To the uninitiated, the collection of fabrics, the raw materials of patchwork, is called a ‘stash’, and this paragraph may not seem to have anything to do with a fabric stash, but please stay with me.…I’ve always been fascinated by the erosion/deposition cycle of landscape, and I’ve come to see it as a metaphor for a human life. From the very beginning of The Earth, volcanism, wind, water and temperature change have acted on the earth’s surface in a never ending constant cycle, usually producing change so slowly that we barely notice it happening around us. A human undergoes change all his life, too: dramatic, rapid and obvious in youth, but more gradual and frequently unnoticed by family and surrounding community as the person ages.
Temporarily living in the USA in 1988 and having no work visa, I decided I’d study and learn to make traditional geometric patchwork. I signed on to classes and of course needed to buy some suitable fabric to use in that class. I began with the Flying Geese pattern, in a whole day class by Blanche Young.

Really enthused over it all, I joined the local Arapahoe County Quilters Guild and a wonderful quilting bee, the Friday Morning Block Party and those involvements increased my rate of fabric buying:- there were monthly block exchanges and challenges, and when bee members traveled anywhere we always looked for and bought a ‘souvenir’ fabric for ourselves, buying enough to to be able to give a fat 1/4 of it to bee members when we got back. Just as they say you shouldn’t visit the supermarket when you’re hungry, we all know you shouldn’t shop for fabric when you’ve more than enough time to browse the shop … and whether you’re a maker of traditional or non-traditional quilted textiles, an essential part of the whole quilt making process is selecting those fabrics you need/want from the array of colours and prints available in quilt and general fabric shops.
Early quilted recycled textiles have been recorded in many cultures, not just the north American and European ones we commonly associate with ‘quilting’ and many of those could have had bedding uses. The earliest reference I found was from Egypt 3500+ years ago. I personally saw in an exhibition on the innovations of the peoples of The Steppe, a fragment of quilted layered fabric dated to around 300 AD from somewhere in China, thought to have been used between a saddle and a horse. All of them have in common being made from layers of fabric salvaged from worn out garments and household linens once they were beyond repair. In the past decade or so this recycling aspect of quilt making art has again become important as a fashionable trend with a politically correct feel-good vibe, along with the money saving potential it has always had.

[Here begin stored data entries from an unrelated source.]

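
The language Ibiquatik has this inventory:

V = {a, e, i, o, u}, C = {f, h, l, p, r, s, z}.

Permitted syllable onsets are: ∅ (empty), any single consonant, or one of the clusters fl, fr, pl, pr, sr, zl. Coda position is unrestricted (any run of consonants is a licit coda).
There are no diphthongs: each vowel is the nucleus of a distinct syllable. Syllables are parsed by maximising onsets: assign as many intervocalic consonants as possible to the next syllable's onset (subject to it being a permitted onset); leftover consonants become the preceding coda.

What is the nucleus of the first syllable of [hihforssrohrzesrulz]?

i

Nuclei (vowels): i, o, o, e, u → 5 syllables.
The first nucleus (vowel 1 from the left) is /i/.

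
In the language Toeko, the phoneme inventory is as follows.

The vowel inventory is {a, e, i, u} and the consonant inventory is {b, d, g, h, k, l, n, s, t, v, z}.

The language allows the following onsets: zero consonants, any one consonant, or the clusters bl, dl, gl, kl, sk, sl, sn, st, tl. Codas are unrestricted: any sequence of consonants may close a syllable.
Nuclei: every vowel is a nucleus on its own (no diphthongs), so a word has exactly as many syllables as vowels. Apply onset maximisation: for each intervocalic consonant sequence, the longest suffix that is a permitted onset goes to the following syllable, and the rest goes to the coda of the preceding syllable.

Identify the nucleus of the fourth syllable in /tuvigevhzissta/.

Vowels present: u, i, e, i, a; each is a nucleus, giving 5 syllables.
The fourth nucleus (vowel 4 from the left) is /i/.

i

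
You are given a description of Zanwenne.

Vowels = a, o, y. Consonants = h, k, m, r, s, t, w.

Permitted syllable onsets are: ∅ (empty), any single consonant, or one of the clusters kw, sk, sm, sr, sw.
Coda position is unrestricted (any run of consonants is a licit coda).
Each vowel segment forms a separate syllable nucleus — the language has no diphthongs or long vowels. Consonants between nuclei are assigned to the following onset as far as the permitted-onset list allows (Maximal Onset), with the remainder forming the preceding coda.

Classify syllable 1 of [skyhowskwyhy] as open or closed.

open

Nuclei (vowels): y, o, y, y → 4 syllables.
V1 /y/ – V2 /o/: just /h/ — single C goes to the following onset.
V2 /o/ – V3 /y/: cluster /wskw/ — the longest permitted-onset suffix is /kw/; onset = /kw/, preceding coda = /ws/.
V3 /y/ – V4 /y/: /h/ is a single consonant, so it becomes the next onset.
So the parse is sky.hows.kwy.hy.
Syllable 1 is /sky/; it ends in its nucleus with no coda, so it is open.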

Among quilters whose studios have featured in magazine articles, or some makers I’ve known well enough to have been in their homes or studios, I’ve seen some incredible, huge, fabric stashes. Think walk-in wardrobes and dressing rooms filled with enough fabric to stock a reasonable shop – all folded and colour coded, stacked floor to ceiling on deep shelves. I’ve seen some double-door built-in wardrobes full of plastic tubs of fabric piled from from floor to ceiling. I’ve seen heaps of cartons full – and just plain heaps of fabric piled up everywhere in true hoarder fashion. I claim that my own peripatetic history coupled with my make-do or innovate attitude honed by 20 years of Outback living has had much to do with only ever having a modest fabric stash myself.
In the last year, I’ve been developing a real interest in 3D works, partly prompted by discovering a long forgotten 3D work in a package sitting on my shelf here for years. Following a talk I gave the SAQA 3D Special Interest Group a few months ago, I became more interested in something from my embroidery past – stuffed Suffolk puffs, and since then have made some new works featuring them, and these four pieces are currently in my Maldonado UY, exhibition.

As I write it’s mid January, and approximately a year ago (give or take a week) I bought some new fabric which turns out to have been the last fabric purchase in a year. I hadn’t declared a New Year Resolution to do so, but, in effect everything I’ve made since then, 2D or 3D, has all been from fabric I already had in my stash or at least partly made using recycled fabric. I’ll continue on this path to see how far I can take it… basically, in landscape terms, I’ve definitely moved from the stash building/deposition phase of the last 4+ decades to the stash reduction/erosion phase, and who can say how long this phase of the Fabric Stash Cycle will last? I’ll continue on this path to see how far I can take it before something interrupts this process!